How can the committee ever justify having ignored Gandhi and subsequently giving the prize to San Suu Kyi while under arrest, Yasir Arafat and even Henry Kissinger of all persons!
Coming to literature, Count Leo Tolstoy regarded as one of the greatest authors of all time, who wrote War and Peace and Anna Karenina and who was venerated by famous authors like Fyodor Dostoevsky, James Joyce, Vladimir Nabokov and Matthew Arnold, was not given the prize. So also the work of eminent author Virginia Woolf, who died only in 1910 at the age of 82 of pneumonia, was not recognised.
Sometimes there is abnormal delay in recognising work of great significance. The belated recognition of Chandrasekhar in 1983 for work done about 50 years earlier and the abnormal delay in giving the prize in 2013 to Higgs who had predicted the existence of the Higgs Boson in 1965 are two glaring examples.
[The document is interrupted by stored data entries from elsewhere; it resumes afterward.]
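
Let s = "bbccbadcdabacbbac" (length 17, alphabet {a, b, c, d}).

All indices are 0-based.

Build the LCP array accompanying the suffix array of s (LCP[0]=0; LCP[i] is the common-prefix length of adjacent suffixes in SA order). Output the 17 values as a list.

sorted suffixes:
  #0 SA[0]=9  'abacbbac'
  #1 SA[1]=15  'ac'
  #2 SA[2]=11  'acbbac'
  #3 SA[3]=5  'adcdabacbbac'
  #4 SA[4]=14  'bac'
  #5 SA[5]=10  'bacbbac'
  #6 SA[6]=4  'badcdabacbbac'
  #7 SA[7]=13  'bbac'
  #8 SA[8]=0  'bbccbadcdabacbbac'
  #9 SA[9]=1  'bccbadcdabacbbac'
  #10 SA[10]=16  'c'
  #11 SA[11]=3  'cbadcdabacbbac'
  #12 SA[12]=12  'cbbac'
  #13 SA[13]=2  'ccbadcdabacbbac'
  #14 SA[14]=7  'cdabacbbac'
  #15 SA[15]=8  'dabacbbac'
  #16 SA[16]=6  'dcdabacbbac'

SA = [9, 15, 11, 5, 14, 10, 4, 13, 0, 1, 16, 3, 12, 2, 7, 8, 6]
i: (SA[i-1],SA[i]) lcp shared
  1: (9,15) 1 'a'
  2: (15,11) 2 'ac'
  3: (11,5) 1 'a'
  4: (5,14) 0 ''
  5: (14,10) 3 'bac'
  6: (10,4) 2 'ba'
  7: (4,13) 1 'b'
  8: (13,0) 2 'bb'
  9: (0,1) 1 'b'
  10: (1,16) 0 ''
  11: (16,3) 1 'c'
  12: (3,12) 2 'cb'
  13: (12,2) 1 'c'
  14: (2,7) 1 'c'
  15: (7,8) 0 ''
  16: (8,6) 1 'd'

[0, 1, 2, 1, 0, 3, 2, 1, 2, 1, 0, 1, 2, 1, 1, 0, 1]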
Only the Nobel Prize, has been singled out for criticism, obviously because of the unique glamour and prestige attached to it.
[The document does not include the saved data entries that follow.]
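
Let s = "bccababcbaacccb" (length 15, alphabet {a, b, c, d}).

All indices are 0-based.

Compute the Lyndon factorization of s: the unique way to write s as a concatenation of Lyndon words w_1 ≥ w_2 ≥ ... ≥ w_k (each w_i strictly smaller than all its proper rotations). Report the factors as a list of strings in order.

emit factor 1: 'bcc' (i=0, period=3)
emit factor 2: 'ababcb' (i=3, period=6)
emit factor 3: 'aacccb' (i=9, period=6)

["bcc", "ababcb", "aacccb"]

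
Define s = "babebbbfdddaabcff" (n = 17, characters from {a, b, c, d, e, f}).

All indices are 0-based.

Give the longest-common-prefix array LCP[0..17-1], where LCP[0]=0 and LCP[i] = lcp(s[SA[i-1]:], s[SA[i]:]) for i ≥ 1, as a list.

sorted suffixes:
  #0 SA[0]=11  'aabcff'
  #1 SA[1]=12  'abcff'
  #2 SA[2]=1  'abebbbfdddaabcff'
  #3 SA[3]=0  'babebbbfdddaabcff'
  #4 SA[4]=4  'bbbfdddaabcff'
  #5 SA[5]=5  'bbfdddaabcff'
  #6 SA[6]=13  'bcff'
  #7 SA[7]=2  'bebbbfdddaabcff'
  #8 SA[8]=6  'bfdddaabcff'
  #9 SA[9]=14  'cff'
  #10 SA[10]=10  'daabcff'
  #11 SA[11]=9  'ddaabcff'
  #12 SA[12]=8  'dddaabcff'
  #13 SA[13]=3  'ebbbfdddaabcff'
  #14 SA[14]=16  'f'
  #15 SA[15]=7  'fdddaabcff'
  #16 SA[16]=15  'ff'

SA = [11, 12, 1, 0, 4, 5, 13, 2, 6, 14, 10, 9, 8, 3, 16, 7, 15]
i: (SA[i-1],SA[i]) lcp shared
  1: (11,12) 1 'a'
  2: (12,1) 2 'ab'
  3: (1,0) 0 ''
  4: (0,4) 1 'b'
  5: (4,5) 2 'bb'
  6: (5,13) 1 'b'
  7: (13,2) 1 'b'
  8: (2,6) 1 'b'
  9: (6,14) 0 ''
  10: (14,10) 0 ''
  11: (10,9) 1 'd'
  12: (9,8) 2 'dd'
  13: (8,3) 0 ''
  14: (3,16) 0 ''
  15: (16,7) 1 'f'
  16: (7,15) 1 'f'

[0, 1, 2, 0, 1, 2, 1, 1, 1, 0, 0, 1, 2, 0, 0, 1, 1]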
A search for the cause takes us back to the obscurity of all those other prizes contrasted with the glare of international publicity that the Nobel Prize receives the world over. The Nobel prize ceremony function held each year at Stockholm comes with the pomp and pageantry of royal grandeur.
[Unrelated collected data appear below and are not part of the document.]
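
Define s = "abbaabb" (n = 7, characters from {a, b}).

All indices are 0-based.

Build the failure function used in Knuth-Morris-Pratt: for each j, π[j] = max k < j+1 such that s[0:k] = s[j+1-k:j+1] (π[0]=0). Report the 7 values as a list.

[0, 0, 0, 1, 1, 2, 3]

π[0] = 0
j=1 s[j]='b': π[1]=0 (border '')
j=2 s[j]='b': π[2]=0 (border '')
j=3 s[j]='a': π[3]=1 (border 'a')
j=4 s[j]='a': k: 1→0; π[4]=1 (border 'a')
j=5 s[j]='b': π[5]=2 (border 'ab')
j=6 s[j]='b': π[6]=3 (border 'abb')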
It is unmatched in splendor and glamour. It is characterised by so much fun and gaiety that, it would seem that for a few hours, the entire world suspends all other work, just to witness the dazzling spectacle. The prize winners in a sense receive the same attention as some of the victorious knights in the medieval days of chivalry.
The question now arises as to whether Sweden should stop awarding the Nobel prizes, having regard to the above factors and considerations. The answer is that there is absolutely no reason to do so. First of all, to the Swedish people themselves the tradition associated with the prize is a great source of national pride and world attention.
Secondly, the occasion gives them an opportunity to honour once every year, people engaged in highly intellectual pursuits.
However, what can be accomplished is to reduce, what seems to be now, a too extravagant veneration of the Nobel prizes and their winners and to increase, simultaneously the prestige attached to the other prizes such as the Lasker prize for Medicine and the Wolf prize of Israel.
Thirdly, there should be a conscious recognition by the scientific community as well as the general public that the world has expanded at least a thousand-fold since the Nobel prizes were first given away.
Therefore, the scope and charter of the prizes should be expanded so that many other disciplines, which though contribute to the general advancement of science are currently being left out, could be included by the Nobel committee, while scrutinising recommendation for the award of the prizes.
What is required is not to underestimate the Nobel prize or its prestige but to enhance its scope and also enhance the prestige attached to other prizes. To glorify only the Nobel Prize and virtually ignore the others is being unfair to the Nobel committee by burdening it, with the increasingly difficult responsibility of having to select only a band of very narrow width from an ever enlarging spectrum.